Es herrsche sowohl in der niederländischen Öffentlichkeit, als auch bei Ärzten Unklarheit darüber, wann eine Vielzahl altersbedingter Beschwerden Betroffene berechtigt, eine Tötung auf Verlangen zu beantragen. „Wir setzen uns daher für mehr Fortbildungen für Ärzte zu diesem Thema ein“, teilte die NVVE-Vorsitzende Fransien van ter Beek in einer Verbandsmitteilung mit.

„Lange Warteliste“ für psychisch kranke Sterbewillige

Dass die Zahl der Getöteten mit psychischen Erkrankungen im Vorjahr mit 115 Fällen im Vergleich zu 2021 konstant geblieben, wertet die Sterbehilfeorganisation als Defizit.

Viele Sterbewillige mit diesen Erkrankungen fänden keinen Hausarzt oder Psychiater, die bereit wären, eine Tötung vorzunehmen. Für diese Gruppe gebe es im „Kompetenzzentrum Euthanasie“ (Expertisecentrum Euthanasie) in Den Haag eine lange Warteliste, beklagt die NVVE.

Die Gründung dieser Einrichtung wurde 2012 von dem Sterbehilfeverein angestoßen, ist aber mittlerweile eigenständig. Die Organisation arbeitet dazu landesweit mit ambulanten Teams zusammen, bestehend aus einem Arzt und einer Krankenschwester, die Sterbewillige aufsuchen, die sonst keinen Arzt finden, der zur Tötung dieser Patienten bereit ist.

Laut den Kontrollkommissionen haben Ärzte im Vorjahr in dreizehn Fällen nicht die gesetzlichen Sorgfaltskriterien im Vorfeld einer Tötung auf Verlangen beachtet, das seien sieben Verfahren mehr als 2021. Aus Sicht von Jeroen Recourt lässt dies den Schluss zu, dass die „Euthanasie-Praxis“ in den Niederlanden als „sehr vorsichtig“ bezeichnet werden könne.

„Euthanasie“ möglich? „Ein beruhigender Gedanke“

Seit Inkrafttreten des Gesetzes im Jahr 2002 hätten die Prüfkommissionen 91.565 Verfahren bearbeitet.

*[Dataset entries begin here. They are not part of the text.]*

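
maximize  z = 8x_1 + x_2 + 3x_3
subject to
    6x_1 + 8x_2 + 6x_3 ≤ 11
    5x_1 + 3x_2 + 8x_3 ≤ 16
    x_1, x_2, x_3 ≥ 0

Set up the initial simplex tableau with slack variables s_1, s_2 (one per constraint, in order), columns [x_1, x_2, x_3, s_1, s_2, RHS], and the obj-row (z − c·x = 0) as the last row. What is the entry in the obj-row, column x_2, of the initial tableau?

The obj-row carries the negated objective coefficients: the x_2 entry is -1.

-1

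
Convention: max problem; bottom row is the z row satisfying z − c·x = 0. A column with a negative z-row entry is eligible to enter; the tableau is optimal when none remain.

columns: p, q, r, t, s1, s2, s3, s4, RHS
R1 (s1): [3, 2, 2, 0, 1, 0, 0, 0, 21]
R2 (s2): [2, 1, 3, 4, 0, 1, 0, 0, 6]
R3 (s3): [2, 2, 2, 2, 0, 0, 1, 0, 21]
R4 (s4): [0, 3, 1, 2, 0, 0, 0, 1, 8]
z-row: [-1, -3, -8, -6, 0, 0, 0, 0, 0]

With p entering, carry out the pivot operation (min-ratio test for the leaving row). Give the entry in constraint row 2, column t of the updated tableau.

Ratio test on column p — row 1: 21/3 = 7; row 2: 6/2 = 3; row 3: 21/2 = 21/2; row 4: entry 0 ≤ 0. Minimum is 3 at row 2 (s2 leaves); pivot element 2.
Divide row 2 by 2; eliminate column p from the other rows.
In the new row 2, the t entry is the old entry divided by the pivot: 4/2 = 2.

2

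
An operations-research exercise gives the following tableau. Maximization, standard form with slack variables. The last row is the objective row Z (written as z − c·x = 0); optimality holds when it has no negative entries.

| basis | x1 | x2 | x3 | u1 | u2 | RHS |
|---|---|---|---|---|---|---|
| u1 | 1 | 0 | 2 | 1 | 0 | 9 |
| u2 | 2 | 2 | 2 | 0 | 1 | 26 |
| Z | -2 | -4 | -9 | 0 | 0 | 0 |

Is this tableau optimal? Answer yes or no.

no

The Z-row has a negative entry -9 in column x3, so it is not optimal.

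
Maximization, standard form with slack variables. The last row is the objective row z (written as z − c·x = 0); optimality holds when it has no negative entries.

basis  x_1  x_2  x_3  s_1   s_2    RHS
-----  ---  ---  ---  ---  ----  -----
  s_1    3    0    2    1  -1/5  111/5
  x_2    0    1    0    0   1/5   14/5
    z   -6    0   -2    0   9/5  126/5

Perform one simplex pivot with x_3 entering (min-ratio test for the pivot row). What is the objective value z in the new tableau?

Ratio test on column x_3 — row 1: (111/5)/2 = 111/10; row 2: entry 0 ≤ 0. Minimum is 111/10 at row 1 (s_1 leaves); pivot element 2.
Pivot on row 1; the z-row RHS becomes 126/5 − (-2)·(111/10) = 237/5.

237/5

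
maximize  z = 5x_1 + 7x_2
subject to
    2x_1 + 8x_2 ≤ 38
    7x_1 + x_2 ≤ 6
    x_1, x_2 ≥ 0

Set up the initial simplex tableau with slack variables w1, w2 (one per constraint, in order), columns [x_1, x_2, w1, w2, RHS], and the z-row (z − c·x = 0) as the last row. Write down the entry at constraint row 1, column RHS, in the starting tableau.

38

The RHS of constraint 1 is b_1 = 38.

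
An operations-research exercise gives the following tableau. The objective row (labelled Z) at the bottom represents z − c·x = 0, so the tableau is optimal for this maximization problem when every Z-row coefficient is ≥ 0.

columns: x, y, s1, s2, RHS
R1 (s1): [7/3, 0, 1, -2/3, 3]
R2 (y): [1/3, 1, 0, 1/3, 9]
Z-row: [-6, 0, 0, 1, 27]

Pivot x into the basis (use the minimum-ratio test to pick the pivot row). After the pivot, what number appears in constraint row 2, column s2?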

Nur in einem Fall habe seither ein Strafverfahren gegen einen Arzt eingeleitet werden müssen.

Die Wirkung des Sterbehilfegesetzes geht nach Ansicht des Kontrollkommissions-Vorsitzenden noch weiter: „Wie viele Menschen mögen seitdem Trost in dem Gedanken gefunden haben, dass Euthanasie möglich ist, wenn es nicht mehr weitergeht (...). Ich finde das einen beruhigenden Gedanken“, meint Jeroen Recourt im Vorwort zum Jahresbericht 2022.